We know—or maybe we don’t—that it’s all the same thing. Light and Darkness. Beyond the beyond, there is no Light and there is no Darkness; there is only that which has no name. Then there is this mild differentiation—just an understanding of perhaps plural instead of singular. Each within the other and part of the other and really the other, but still—a difference. Just so it’s discernible, you know—the complexity—just so no one is fooled into thinking that that which is beyond the beyond is simple, lacking nuance. Maybe that’s it. All this Light and Darkness we have made such a big deal of. Nuance.
Most of the time, I go about feeling frustrated that we don’t take the time to recognize nuance; while really, we are so fixated on it—on the shades and hues and tones—that we can’t see the Whole for the parts. Name an area of human living, trying and lying, and this argument holds. We are so proud of ourselves for being able to discern, distinguish, differentiate—we hold it up as our most important achievement. And it is, in some ways. I am so grateful, when I look up at the sky in the summer, that I can see green against blue. To see a line against a white sheet of paper—what could be more important? All of everything comes from this.
Of course, the issue is that we rely too much on our sense of sight and forget to hone the other senses. If I could close my eyes and feel the different breezes on my body and be able to tell which one has just touched the large pine tree that is oozing sap and which has just wandered over the basil bush in front…if I could hear the woodchuck that has taken up residence in the backyard moving around in its hole…if I could sense the lives that were lived in this old house before I came to it…it would become clear that the plurality is so much more complex, so much more nuanced, than I can imagine. Then I would not talk of light and dark, or good and evil, of black and white or god and human. I would start to talk and the words would freeze because there are no words for so many in-betweens. See, that’s the thing: either admit to all the complex plurality or focus on the singular. To use the brain to differentiate and then to be too lazy to differentiate all the way—that’s dishonest.

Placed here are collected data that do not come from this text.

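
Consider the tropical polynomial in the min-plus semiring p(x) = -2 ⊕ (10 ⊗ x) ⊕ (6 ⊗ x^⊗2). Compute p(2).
p(2) = -2

A tropical monomial a ⊗ x^⊗i evaluates to a + i · x. Evaluating each term at x = 2:
  Term 0 contributes -2 + 0 · 2 = -2
  Term 1 contributes 10 + 1 · 2 = 12
  Term 2 contributes 6 + 2 · 2 = 10
p(2) = ⊕ of these = min[-2, 12, 10] = -2.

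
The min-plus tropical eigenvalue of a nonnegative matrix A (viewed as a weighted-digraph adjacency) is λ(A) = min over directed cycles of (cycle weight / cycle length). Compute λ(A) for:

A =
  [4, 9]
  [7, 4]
λ(A) = 4

Enumerate directed cycles and compute their means (weight / length). Sample:
  cycle 0 → 0: weight = 4, length = 1, mean = 4/1 ≈ 4.000
  cycle 1 → 1: weight = 4, length = 1, mean = 4/1 ≈ 4.000
  cycle 0 → 1 → 0: weight = 16, length = 2, mean = 16/2 ≈ 8.000
  cycle 1 → 0 → 1: weight = 16, length = 2, mean = 16/2 ≈ 8.000
Minimum mean = 4.000, attained e.g. along the cycle 0 → 0 with weight 4 and length 1. So λ(A) = 4/1 = 4.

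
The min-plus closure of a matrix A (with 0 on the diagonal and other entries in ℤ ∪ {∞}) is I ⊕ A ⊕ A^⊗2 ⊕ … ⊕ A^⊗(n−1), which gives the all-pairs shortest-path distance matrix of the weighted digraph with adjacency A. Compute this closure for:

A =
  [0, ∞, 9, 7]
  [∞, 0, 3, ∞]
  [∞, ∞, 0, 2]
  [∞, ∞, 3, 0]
Closure =
  [0, ∞, 9, 7]
  [∞, 0, 3, 5]
  [∞, ∞, 0, 2]
  [∞, ∞, 3, 0]

This is the Floyd-Warshall all-pairs shortest-path computation. For each intermediate vertex k = 0, 1, …, 3, update dist[i][j] ← min(dist[i][j], dist[i][k] + dist[k][j]). The final matrix gives, for each (i, j), the minimum total weight of any directed path from i to j (possibly empty when i = j).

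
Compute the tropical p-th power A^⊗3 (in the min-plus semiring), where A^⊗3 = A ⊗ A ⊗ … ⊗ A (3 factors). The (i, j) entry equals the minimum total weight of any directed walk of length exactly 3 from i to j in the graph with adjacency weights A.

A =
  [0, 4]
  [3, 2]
A^⊗3 =
  [0, 4]
  [3, 6]

Each entry (A^⊗3)_ij equals the minimum over all length-3 walks i = v_0 → v_1 → … → v_3 = j of Σ_t A[v_t][v_{t+1}]. For example, for (i, j) = (0, 1) we minimise over 4 possible intermediate vertex sequences; the minimum is 4, attained along the walk 0 → 0 → 0 → 1.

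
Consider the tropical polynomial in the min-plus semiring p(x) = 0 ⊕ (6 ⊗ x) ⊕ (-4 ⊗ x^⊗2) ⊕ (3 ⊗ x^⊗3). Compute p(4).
p(4) = 0

A tropical monomial a ⊗ x^⊗i evaluates to a + i · x. Evaluating each term at x = 4:
  Term 0 contributes 0 + 0 · 4 = 0
  Term 1 contributes 6 + 1 · 4 = 10
  Term 2 contributes -4 + 2 · 4 = 4
  Term 3 contributes 3 + 3 · 4 = 15
p(4) = ⊕ of these = min[0, 10, 4, 15] = 0.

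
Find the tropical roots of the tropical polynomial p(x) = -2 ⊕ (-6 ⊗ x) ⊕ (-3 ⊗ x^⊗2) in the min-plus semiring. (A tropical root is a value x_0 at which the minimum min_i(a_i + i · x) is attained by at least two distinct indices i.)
Roots: {-3, 4}

Each tropical root is a break point of the lower envelope of the lines y = a_i + i · x (there are 3 lines, with slopes 0, 1, ..., 2). Only the lines that attain the minimum somewhere contribute to roots; other lines are dominated. Here the surviving (envelope) indices are i = 2, i = 1, i = 0.
Intersections between consecutive envelope lines give the roots: for adjacent envelope indices i < j the intersection is x = (a_i − a_j) / (j − i). Reading off the sorted break points: {-3, 4}.
Verification: at each break x_0, at least two indices attain the minimum of min_i(a_i + i · x_0).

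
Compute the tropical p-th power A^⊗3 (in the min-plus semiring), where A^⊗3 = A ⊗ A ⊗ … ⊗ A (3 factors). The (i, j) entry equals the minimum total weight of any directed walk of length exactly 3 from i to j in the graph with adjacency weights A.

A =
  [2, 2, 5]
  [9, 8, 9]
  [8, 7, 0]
A^⊗3 =
  [6, 6, 5]
  [13, 13, 9]
  [8, 7, 0]

Each entry (A^⊗3)_ij equals the minimum over all length-3 walks i = v_0 → v_1 → … → v_3 = j of Σ_t A[v_t][v_{t+1}]. For example, for (i, j) = (0, 2) we minimise over 9 possible intermediate vertex sequences; the minimum is 5, attained along the walk 0 → 2 → 2 → 2.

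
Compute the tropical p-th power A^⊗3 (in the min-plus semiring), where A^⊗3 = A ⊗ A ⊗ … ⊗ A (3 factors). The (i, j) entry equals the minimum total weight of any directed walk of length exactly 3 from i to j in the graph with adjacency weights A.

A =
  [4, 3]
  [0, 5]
A^⊗3 =
  [7, 6]
  [3, 7]

Each entry (A^⊗3)_ij equals the minimum over all length-3 walks i = v_0 → v_1 → … → v_3 = j of Σ_t A[v_t][v_{t+1}]. For example, for (i, j) = (0, 1) we minimise over 4 possible intermediate vertex sequences; the minimum is 6, attained along the walk 0 → 1 → 0 → 1.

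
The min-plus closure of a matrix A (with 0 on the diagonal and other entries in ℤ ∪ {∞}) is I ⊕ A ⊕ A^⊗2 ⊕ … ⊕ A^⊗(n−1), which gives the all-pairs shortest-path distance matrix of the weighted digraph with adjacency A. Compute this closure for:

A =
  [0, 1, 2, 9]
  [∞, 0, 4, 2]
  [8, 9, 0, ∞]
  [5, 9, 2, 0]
Closure =
  [0, 1, 2, 3]
  [7, 0, 4, 2]
  [8, 9, 0, 11]
  [5, 6, 2, 0]

This is the Floyd-Warshall all-pairs shortest-path computation. For each intermediate vertex k = 0, 1, …, 3, update dist[i][j] ← min(dist[i][j], dist[i][k] + dist[k][j]). The final matrix gives, for each (i, j), the minimum total weight of any directed path from i to j (possibly empty when i = j).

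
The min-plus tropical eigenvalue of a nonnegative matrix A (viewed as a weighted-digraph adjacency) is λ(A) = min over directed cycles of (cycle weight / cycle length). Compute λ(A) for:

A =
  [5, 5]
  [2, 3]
λ(A) = 3

Enumerate directed cycles and compute their means (weight / length). Sample:
  cycle 0 → 0: weight = 5, length = 1, mean = 5/1 ≈ 5.000
  cycle 1 → 1: weight = 3, length = 1, mean = 3/1 ≈ 3.000
  cycle 0 → 1 → 0: weight = 7, length = 2, mean = 7/2 ≈ 3.500
  cycle 1 → 0 → 1: weight = 7, length = 2, mean = 7/2 ≈ 3.500
Minimum mean = 3.000, attained e.g. along the cycle 1 → 1 with weight 3 and length 1. So λ(A) = 3/1 = 3.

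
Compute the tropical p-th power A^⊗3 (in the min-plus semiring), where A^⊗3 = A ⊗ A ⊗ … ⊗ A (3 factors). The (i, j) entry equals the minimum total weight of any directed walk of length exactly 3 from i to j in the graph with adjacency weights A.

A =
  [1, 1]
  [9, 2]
A^⊗3 =
  [3, 3]
  [11, 6]

Each entry (A^⊗3)_ij equals the minimum over all length-3 walks i = v_0 → v_1 → … → v_3 = j of Σ_t A[v_t][v_{t+1}]. For example, for (i, j) = (0, 1) we minimise over 4 possible intermediate vertex sequences; the minimum is 3, attained along the walk 0 → 0 → 0 → 1.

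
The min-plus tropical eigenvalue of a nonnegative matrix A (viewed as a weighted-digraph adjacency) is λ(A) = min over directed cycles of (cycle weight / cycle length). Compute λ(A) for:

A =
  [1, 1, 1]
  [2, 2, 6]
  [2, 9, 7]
λ(A) = 1

Enumerate directed cycles and compute their means (weight / length). Sample:
  cycle 0 → 0: weight = 1, length = 1, mean = 1/1 ≈ 1.000
  cycle 1 → 1: weight = 2, length = 1, mean = 2/1 ≈ 2.000
  cycle 2 → 2: weight = 7, length = 1, mean = 7/1 ≈ 7.000
  cycle 0 → 1 → 0: weight = 3, length = 2, mean = 3/2 ≈ 1.500
  cycle 0 → 2 → 0: weight = 3, length = 2, mean = 3/2 ≈ 1.500
  cycle 1 → 0 → 1: weight = 3, length = 2, mean = 3/2 ≈ 1.500
Minimum mean = 1.000, attained e.g. along the cycle 0 → 0 with weight 1 and length 1. So λ(A) = 1/1 = 1.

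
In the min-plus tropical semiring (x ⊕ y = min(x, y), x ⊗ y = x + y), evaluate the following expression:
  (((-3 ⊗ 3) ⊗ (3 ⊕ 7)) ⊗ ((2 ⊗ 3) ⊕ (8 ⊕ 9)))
(((-3 ⊗ 3) ⊗ (3 ⊕ 7)) ⊗ ((2 ⊗ 3) ⊕ (8 ⊕ 9))) = 8

Expand innermost to outermost. Recall ⊕ takes the minimum of its arguments and ⊗ takes their sum. Working out the expression (((-3 ⊗ 3) ⊗ (3 ⊕ 7)) ⊗ ((2 ⊗ 3) ⊕ (8 ⊕ 9))) gives 8.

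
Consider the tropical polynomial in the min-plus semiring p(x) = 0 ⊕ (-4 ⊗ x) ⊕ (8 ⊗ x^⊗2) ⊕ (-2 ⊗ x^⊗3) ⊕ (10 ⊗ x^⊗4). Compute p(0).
p(0) = -4

A tropical monomial a ⊗ x^⊗i evaluates to a + i · x. Evaluating each term at x = 0:
  Term 0 contributes 0 + 0 · 0 = 0
  Term 1 contributes -4 + 1 · 0 = -4
  Term 2 contributes 8 + 2 · 0 = 8
  Term 3 contributes -2 + 3 · 0 = -2
  Term 4 contributes 10 + 4 · 0 = 10
p(0) = ⊕ of these = min[0, -4, 8, -2, 10] = -4.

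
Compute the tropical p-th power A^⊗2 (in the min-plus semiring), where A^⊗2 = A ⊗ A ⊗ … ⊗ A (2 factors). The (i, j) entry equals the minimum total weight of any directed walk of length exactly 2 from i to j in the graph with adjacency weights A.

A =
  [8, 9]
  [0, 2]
A^⊗2 =
  [9, 11]
  [2, 4]

Each entry (A^⊗2)_ij equals the minimum over all length-2 walks i = v_0 → v_1 → … → v_2 = j of Σ_t A[v_t][v_{t+1}]. For example, for (i, j) = (0, 1) we minimise over 2 possible intermediate vertex sequences; the minimum is 11, attained along the walk 0 → 1 → 1.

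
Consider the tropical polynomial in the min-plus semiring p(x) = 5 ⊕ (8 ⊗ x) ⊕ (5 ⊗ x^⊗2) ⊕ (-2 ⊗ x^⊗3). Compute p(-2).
p(-2) = -8

A tropical monomial a ⊗ x^⊗i evaluates to a + i · x. Evaluating each term at x = -2:
  Term 0 contributes 5 + 0 · -2 = 5
  Term 1 contributes 8 + 1 · -2 = 6
  Term 2 contributes 5 + 2 · -2 = 1
  Term 3 contributes -2 + 3 · -2 = -8
p(-2) = ⊕ of these = min[5, 6, 1, -8] = -8.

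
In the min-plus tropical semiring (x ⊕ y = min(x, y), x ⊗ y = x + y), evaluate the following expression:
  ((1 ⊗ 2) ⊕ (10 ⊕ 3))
((1 ⊗ 2) ⊕ (10 ⊕ 3)) = 3

Expand innermost to outermost. Recall ⊕ takes the minimum of its arguments and ⊗ takes their sum. Working out the expression ((1 ⊗ 2) ⊕ (10 ⊕ 3)) gives 3.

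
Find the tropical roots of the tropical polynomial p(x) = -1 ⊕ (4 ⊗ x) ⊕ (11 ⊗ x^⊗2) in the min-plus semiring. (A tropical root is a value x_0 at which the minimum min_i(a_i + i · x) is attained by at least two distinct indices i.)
Roots: {-7, -5}

Each tropical root is a break point of the lower envelope of the lines y = a_i + i · x (there are 3 lines, with slopes 0, 1, ..., 2). Only the lines that attain the minimum somewhere contribute to roots; other lines are dominated. Here the surviving (envelope) indices are i = 2, i = 1, i = 0.
Intersections between consecutive envelope lines give the roots: for adjacent envelope indices i < j the intersection is x = (a_i − a_j) / (j − i). Reading off the sorted break points: {-7, -5}.
Verification: at each break x_0, at least two indices attain the minimum of min_i(a_i + i · x_0).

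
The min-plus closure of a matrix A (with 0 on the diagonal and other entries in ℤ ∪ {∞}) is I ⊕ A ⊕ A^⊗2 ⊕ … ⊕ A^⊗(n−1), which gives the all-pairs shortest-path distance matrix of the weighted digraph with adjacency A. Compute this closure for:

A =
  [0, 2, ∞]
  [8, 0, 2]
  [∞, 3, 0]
Closure =
  [0, 2, 4]
  [8, 0, 2]
  [11, 3, 0]

This is the Floyd-Warshall all-pairs shortest-path computation. For each intermediate vertex k = 0, 1, …, 2, update dist[i][j] ← min(dist[i][j], dist[i][k] + dist[k][j]). The final matrix gives, for each (i, j), the minimum total weight of any directed path from i to j (possibly empty when i = j).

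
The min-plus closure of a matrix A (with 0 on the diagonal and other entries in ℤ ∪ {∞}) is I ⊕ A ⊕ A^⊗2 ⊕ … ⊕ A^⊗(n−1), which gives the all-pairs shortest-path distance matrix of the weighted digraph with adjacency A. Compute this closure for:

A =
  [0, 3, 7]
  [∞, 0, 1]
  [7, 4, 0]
Closure =
  [0, 3, 4]
  [8, 0, 1]
  [7, 4, 0]

This is the Floyd-Warshall all-pairs shortest-path computation. For each intermediate vertex k = 0, 1, …, 2, update dist[i][j] ← min(dist[i][j], dist[i][k] + dist[k][j]). The final matrix gives, for each (i, j), the minimum total weight of any directed path from i to j (possibly empty when i = j).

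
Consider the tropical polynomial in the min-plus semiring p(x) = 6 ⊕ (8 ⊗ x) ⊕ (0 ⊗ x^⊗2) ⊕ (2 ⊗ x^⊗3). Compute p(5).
p(5) = 6

A tropical monomial a ⊗ x^⊗i evaluates to a + i · x. Evaluating each term at x = 5:
  Term 0 contributes 6 + 0 · 5 = 6
  Term 1 contributes 8 + 1 · 5 = 13
  Term 2 contributes 0 + 2 · 5 = 10
  Term 3 contributes 2 + 3 · 5 = 17
p(5) = ⊕ of these = min[6, 13, 10, 17] = 6.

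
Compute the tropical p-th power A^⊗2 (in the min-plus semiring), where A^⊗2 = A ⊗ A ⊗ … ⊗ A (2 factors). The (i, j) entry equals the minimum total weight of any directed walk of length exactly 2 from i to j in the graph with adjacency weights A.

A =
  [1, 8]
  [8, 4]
A^⊗2 =
  [2, 9]
  [9, 8]

Each entry (A^⊗2)_ij equals the minimum over all length-2 walks i = v_0 → v_1 → … → v_2 = j of Σ_t A[v_t][v_{t+1}]. For example, for (i, j) = (0, 1) we minimise over 2 possible intermediate vertex sequences; the minimum is 9, attained along the walk 0 → 0 → 1.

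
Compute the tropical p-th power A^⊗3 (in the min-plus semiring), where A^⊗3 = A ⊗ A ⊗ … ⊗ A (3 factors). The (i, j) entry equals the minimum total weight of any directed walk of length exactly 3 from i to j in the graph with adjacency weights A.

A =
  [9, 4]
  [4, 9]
A^⊗3 =
  [17, 12]
  [12, 17]

Each entry (A^⊗3)_ij equals the minimum over all length-3 walks i = v_0 → v_1 → … → v_3 = j of Σ_t A[v_t][v_{t+1}]. For example, for (i, j) = (0, 1) we minimise over 4 possible intermediate vertex sequences; the minimum is 12, attained along the walk 0 → 1 → 0 → 1.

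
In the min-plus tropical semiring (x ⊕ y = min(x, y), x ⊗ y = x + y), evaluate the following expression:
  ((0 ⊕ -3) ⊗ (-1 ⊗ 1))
((0 ⊕ -3) ⊗ (-1 ⊗ 1)) = -3

Expand innermost to outermost. Recall ⊕ takes the minimum of its arguments and ⊗ takes their sum. Working out the expression ((0 ⊕ -3) ⊗ (-1 ⊗ 1)) gives -3.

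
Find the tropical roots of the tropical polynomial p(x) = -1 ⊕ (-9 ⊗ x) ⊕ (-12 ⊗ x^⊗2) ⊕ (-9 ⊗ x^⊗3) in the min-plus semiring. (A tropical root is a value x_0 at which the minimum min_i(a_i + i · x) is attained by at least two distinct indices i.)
Roots: {-3, 3, 8}

Each tropical root is a break point of the lower envelope of the lines y = a_i + i · x (there are 4 lines, with slopes 0, 1, ..., 3). Only the lines that attain the minimum somewhere contribute to roots; other lines are dominated. Here the surviving (envelope) indices are i = 3, i = 2, i = 1, i = 0.
Intersections between consecutive envelope lines give the roots: for adjacent envelope indices i < j the intersection is x = (a_i − a_j) / (j − i). Reading off the sorted break points: {-3, 3, 8}.
Verification: at each break x_0, at least two indices attain the minimum of min_i(a_i + i · x_0).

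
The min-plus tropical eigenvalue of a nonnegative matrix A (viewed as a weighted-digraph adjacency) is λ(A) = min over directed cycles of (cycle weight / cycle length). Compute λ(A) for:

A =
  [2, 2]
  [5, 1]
λ(A) = 1

Enumerate directed cycles and compute their means (weight / length). Sample:
  cycle 0 → 0: weight = 2, length = 1, mean = 2/1 ≈ 2.000
  cycle 1 → 1: weight = 1, length = 1, mean = 1/1 ≈ 1.000
  cycle 0 → 1 → 0: weight = 7, length = 2, mean = 7/2 ≈ 3.500
  cycle 1 → 0 → 1: weight = 7, length = 2, mean = 7/2 ≈ 3.500
Minimum mean = 1.000, attained e.g. along the cycle 1 → 1 with weight 1 and length 1. So λ(A) = 1/1 = 1.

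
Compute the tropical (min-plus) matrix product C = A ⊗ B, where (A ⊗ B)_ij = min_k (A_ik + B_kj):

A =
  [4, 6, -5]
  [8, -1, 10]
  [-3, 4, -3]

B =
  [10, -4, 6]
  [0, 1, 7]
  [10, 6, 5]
A ⊗ B =
  [5, 0, 0]
  [-1, 0, 6]
  [4, -7, 2]

Apply the min-plus product entry-by-entry:
  C[0][0] = min over k of (A[0][0] + B[0][0] = 4 + 10 = 14, A[0][1] + B[1][0] = 6 + 0 = 6, A[0][2] + B[2][0] = -5 + 10 = 5) = 5 (attained at k = 2)
  C[0][1] = min over k of (A[0][0] + B[0][1] = 4 + -4 = 0, A[0][1] + B[1][1] = 6 + 1 = 7, A[0][2] + B[2][1] = -5 + 6 = 1) = 0 (attained at k = 0)
  C[0][2] = min over k of (A[0][0] + B[0][2] = 4 + 6 = 10, A[0][1] + B[1][2] = 6 + 7 = 13, A[0][2] + B[2][2] = -5 + 5 = 0) = 0 (attained at k = 2)
  C[1][0] = min over k of (A[1][0] + B[0][0] = 8 + 10 = 18, A[1][1] + B[1][0] = -1 + 0 = -1, A[1][2] + B[2][0] = 10 + 10 = 20) = -1 (attained at k = 1)
  C[1][1] = min over k of (A[1][0] + B[0][1] = 8 + -4 = 4, A[1][1] + B[1][1] = -1 + 1 = 0, A[1][2] + B[2][1] = 10 + 6 = 16) = 0 (attained at k = 1)
  C[1][2] = min over k of (A[1][0] + B[0][2] = 8 + 6 = 14, A[1][1] + B[1][2] = -1 + 7 = 6, A[1][2] + B[2][2] = 10 + 5 = 15) = 6 (attained at k = 1)
  C[2][0] = min over k of (A[2][0] + B[0][0] = -3 + 10 = 7, A[2][1] + B[1][0] = 4 + 0 = 4, A[2][2] + B[2][0] = -3 + 10 = 7) = 4 (attained at k = 1)
  C[2][1] = min over k of (A[2][0] + B[0][1] = -3 + -4 = -7, A[2][1] + B[1][1] = 4 + 1 = 5, A[2][2] + B[2][1] = -3 + 6 = 3) = -7 (attained at k = 0)
  C[2][2] = min over k of (A[2][0] + B[0][2] = -3 + 6 = 3, A[2][1] + B[1][2] = 4 + 7 = 11, A[2][2] + B[2][2] = -3 + 5 = 2) = 2 (attained at k = 2)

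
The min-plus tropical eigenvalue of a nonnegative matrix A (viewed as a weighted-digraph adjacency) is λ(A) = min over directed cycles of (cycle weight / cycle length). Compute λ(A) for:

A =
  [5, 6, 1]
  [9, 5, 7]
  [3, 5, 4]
λ(A) = 2

Enumerate directed cycles and compute their means (weight / length). Sample:
  cycle 0 → 0: weight = 5, length = 1, mean = 5/1 ≈ 5.000
  cycle 1 → 1: weight = 5, length = 1, mean = 5/1 ≈ 5.000
  cycle 2 → 2: weight = 4, length = 1, mean = 4/1 ≈ 4.000
  cycle 0 → 1 → 0: weight = 15, length = 2, mean = 15/2 ≈ 7.500
  cycle 0 → 2 → 0: weight = 4, length = 2, mean = 4/2 ≈ 2.000
  cycle 1 → 0 → 1: weight = 15, length = 2, mean = 15/2 ≈ 7.500
Minimum mean = 2.000, attained e.g. along the cycle 0 → 2 → 0 with weight 4 and length 2. So λ(A) = 4/2 = 2.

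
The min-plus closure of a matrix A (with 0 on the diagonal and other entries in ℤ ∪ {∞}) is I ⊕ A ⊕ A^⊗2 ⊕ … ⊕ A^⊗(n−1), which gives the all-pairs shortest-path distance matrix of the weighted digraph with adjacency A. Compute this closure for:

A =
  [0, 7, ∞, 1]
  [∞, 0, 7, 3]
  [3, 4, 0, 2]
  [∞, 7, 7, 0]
Closure =
  [0, 7, 8, 1]
  [10, 0, 7, 3]
  [3, 4, 0, 2]
  [10, 7, 7, 0]

This is the Floyd-Warshall all-pairs shortest-path computation. For each intermediate vertex k = 0, 1, …, 3, update dist[i][j] ← min(dist[i][j], dist[i][k] + dist[k][j]). The final matrix gives, for each (i, j), the minimum total weight of any directed path from i to j (possibly empty when i = j).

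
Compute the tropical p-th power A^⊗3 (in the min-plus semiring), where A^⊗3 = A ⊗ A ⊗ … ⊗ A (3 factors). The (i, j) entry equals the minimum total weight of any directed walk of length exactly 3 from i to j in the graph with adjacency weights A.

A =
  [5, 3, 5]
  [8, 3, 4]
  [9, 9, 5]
A^⊗3 =
  [14, 9, 10]
  [14, 9, 10]
  [19, 15, 15]

Each entry (A^⊗3)_ij equals the minimum over all length-3 walks i = v_0 → v_1 → … → v_3 = j of Σ_t A[v_t][v_{t+1}]. For example, for (i, j) = (0, 2) we minimise over 9 possible intermediate vertex sequences; the minimum is 10, attained along the walk 0 → 1 → 1 → 2.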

But it’s too easy to blame everything on the brain. There’s something else—I’ll have to wonder what for a while. We humans—we distill the Darkness out of the Whole, we sip at it through a straw so it seeps into our cells, all the while crying out in longing for the Light. The Darkness seems to be inside us while the Light is “out there”—to be yearned for, reached out to, prayed for, worked towards. We insist on keeping it this way, refusing even to try sipping at anything else. Drink up and be miserable. Then cry out this misery and blame the set-up for causing it. God, society, the other party, family, whatever.
The joke here is that there is no beyond the beyond. There is no space between here and wherever else. We are that thing that has no name—we must be—because there is nothing else. Singular, after all. And we are—in all our creative and destructive glory—nuance.